“Now, Mr. Talbot. You broke your promise to me, didn’t you? Told the police. I don’t like people who break their promises, Mr. Talbot.”
It’s no surprise that Universal followed its last two successful multi-monster movies with yet another. This time they dubbed the film House of Dracula (1945), which doesn’t really make sense as a title, but it at least improves in some of the areas where House of Frankenstein (1944) failed.
Dracula (John Carradine) visits the castle of a Dr. Franz Edelmann (Onslow Stevens). The count, who has already moved his coffin to the castle’s basement, wants Edelmann, an unconventional but kind scientist, to discover a cure for his vampirism.
Well, in the film he says something about wanting to find peace, which made me think he just wanted to be killed. Maybe it’s just me, but I found it a confusing plot point. If the idea was that Dracula wanted a cure, that should’ve been clearer in the dialogue. As it is, I was left wondering why, if Dracula wanted to die so much, he didn’t stake himself or just not reenter his coffin when the sun came up.
Anyway, another patient is Larry Talbot (Lon Chaney, Jr.), who is also seeking a fix for his never-ending lycanthropy. Unlike previous films, there is never a reason given for how Dracula or Larry are alive after the events of their last appearance did them in so thoroughly. It’s a bit lazy that the script writer couldn’t find some way to explain the pair’s survival, but then again, I’m probably worrying too much about continuity in a B-Movie.
While working on both cases, Edelmann and Larry stumble upon the remains of the Frankenstein Monster (Glenn Strange). Edelmann transports the Creature back up to his lab and begins the process of bringing the Monster back up to full speed.
But is bringing the Creature, who has caused little more than death and destruction to all who enter his life, really such a good idea? Does Dracula have ulterior motives? Will a cure for Larry be found before the next full moon forces him to claim more victims? Will Edelmann’s assistant Nina (Poni Adams) ever have her hunched-back fixed? Will little Timmy find his way out of the well? All answers will be revealed in House of Edelmann…I mean, House of Dracula.

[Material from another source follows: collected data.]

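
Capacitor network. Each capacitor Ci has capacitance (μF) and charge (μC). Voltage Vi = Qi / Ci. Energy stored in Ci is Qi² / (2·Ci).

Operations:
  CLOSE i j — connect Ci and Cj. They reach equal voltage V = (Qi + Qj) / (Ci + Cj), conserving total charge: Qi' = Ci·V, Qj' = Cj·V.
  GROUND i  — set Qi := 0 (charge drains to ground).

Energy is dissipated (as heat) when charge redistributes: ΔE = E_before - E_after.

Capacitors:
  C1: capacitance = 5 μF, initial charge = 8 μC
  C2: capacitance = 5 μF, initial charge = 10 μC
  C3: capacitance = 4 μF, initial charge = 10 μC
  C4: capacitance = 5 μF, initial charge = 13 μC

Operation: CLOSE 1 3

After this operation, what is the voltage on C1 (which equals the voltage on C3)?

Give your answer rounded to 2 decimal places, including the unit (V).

Answer: 2.00 V

Derivation:
Initial: C1(5μF, Q=8μC, V=1.60V), C2(5μF, Q=10μC, V=2.00V), C3(4μF, Q=10μC, V=2.50V), C4(5μF, Q=13μC, V=2.60V)
Op 1: CLOSE 1-3: Q_total=18.00, C_total=9.00, V=2.00; Q1=10.00, Q3=8.00; dissipated=0.900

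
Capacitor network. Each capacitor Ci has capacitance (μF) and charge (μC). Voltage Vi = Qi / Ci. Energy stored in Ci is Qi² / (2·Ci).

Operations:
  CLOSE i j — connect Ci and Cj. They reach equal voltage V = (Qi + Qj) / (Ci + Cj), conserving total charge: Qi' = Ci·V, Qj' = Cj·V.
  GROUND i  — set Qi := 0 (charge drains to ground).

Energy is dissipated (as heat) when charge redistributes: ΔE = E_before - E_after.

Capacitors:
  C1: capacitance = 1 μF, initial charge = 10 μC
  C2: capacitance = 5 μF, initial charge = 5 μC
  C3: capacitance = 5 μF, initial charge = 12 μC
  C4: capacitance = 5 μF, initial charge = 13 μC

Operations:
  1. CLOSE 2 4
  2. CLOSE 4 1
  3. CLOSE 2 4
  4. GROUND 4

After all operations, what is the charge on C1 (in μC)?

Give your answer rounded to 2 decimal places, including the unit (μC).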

You may recall that one of my complaints concerning House of Frankenstein was the lack of Dracula. Well now he’s been given what appears to be his own film. Except that it’s not. He appears more in House of Dracula, but the film has little to do with him. He’s killed and turned into a skeleton again part way through the film, leaving us with no Dracula and a house that was never his to begin with.
What material Dracula does have to work with is okay but still pales in comparison to Dracula (1931). It’s a paint-by-numbers Dracula plot without many surprises.

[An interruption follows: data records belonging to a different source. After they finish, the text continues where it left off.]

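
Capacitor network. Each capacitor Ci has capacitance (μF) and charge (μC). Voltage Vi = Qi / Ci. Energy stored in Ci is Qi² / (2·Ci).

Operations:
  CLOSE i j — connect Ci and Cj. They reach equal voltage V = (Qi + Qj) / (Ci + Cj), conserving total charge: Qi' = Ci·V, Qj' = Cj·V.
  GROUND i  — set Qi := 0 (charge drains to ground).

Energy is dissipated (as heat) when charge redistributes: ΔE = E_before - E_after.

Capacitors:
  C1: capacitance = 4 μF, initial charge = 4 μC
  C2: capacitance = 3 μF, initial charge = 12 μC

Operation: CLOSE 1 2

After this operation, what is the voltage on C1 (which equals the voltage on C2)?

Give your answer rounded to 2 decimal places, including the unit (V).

Answer: 2.29 V

Derivation:
Initial: C1(4μF, Q=4μC, V=1.00V), C2(3μF, Q=12μC, V=4.00V)
Op 1: CLOSE 1-2: Q_total=16.00, C_total=7.00, V=2.29; Q1=9.14, Q2=6.86; dissipated=7.714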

While all the monsters are better incorporated this time, I wish the scriptwriter had found a better way to get the count into the movie. He’s not the driving force I was expecting, but more a side-character when compared to our real lead, Dr. Edelmann.
If this is any of the three monsters’ story, it’s Larry’s. Looking at it from that point of view, the movie’s not bad. Chaney doesn’t have as good of material to work with as The Wolf Man (1941) and Frankenstein Meets the Wolf Man (1943), but I found myself touched by Chaney’s always enduring pathos.
*SPOILERS* Unexpectedly for these films, Larry actually is given a happy ending: finally being cured. You can see the relief wash over him as he sees the full moon for the first time in years, his smile bathed in moonlight. After all the turmoil he’s been through in these films, it’s so satisfying to see Larry finally find the peace he so desperately wanted. *SPOILERS OVER*
The subplots with the Creature and Nina are fine, but needed more time to develop. This is especially so of the Monster, who, like House of Frankenstein, doesn’t do anything until the literally the last couple minutes of the movie. His story, what little he has anyway, also felt too same-same. It’s a sign of a lack of new ideas and invention on the part of the writer. Still, the old story is infused with enough excitement that I never found myself bored by it.
That’s true of the whole film. House of Dracula is no masterpiece, but it’s an enjoyable enough creature feature that keeps you entertained and even throws a twist or two into the pot. It’s certainly more cohesive and satisfying than the first attempt at a monster ensemble.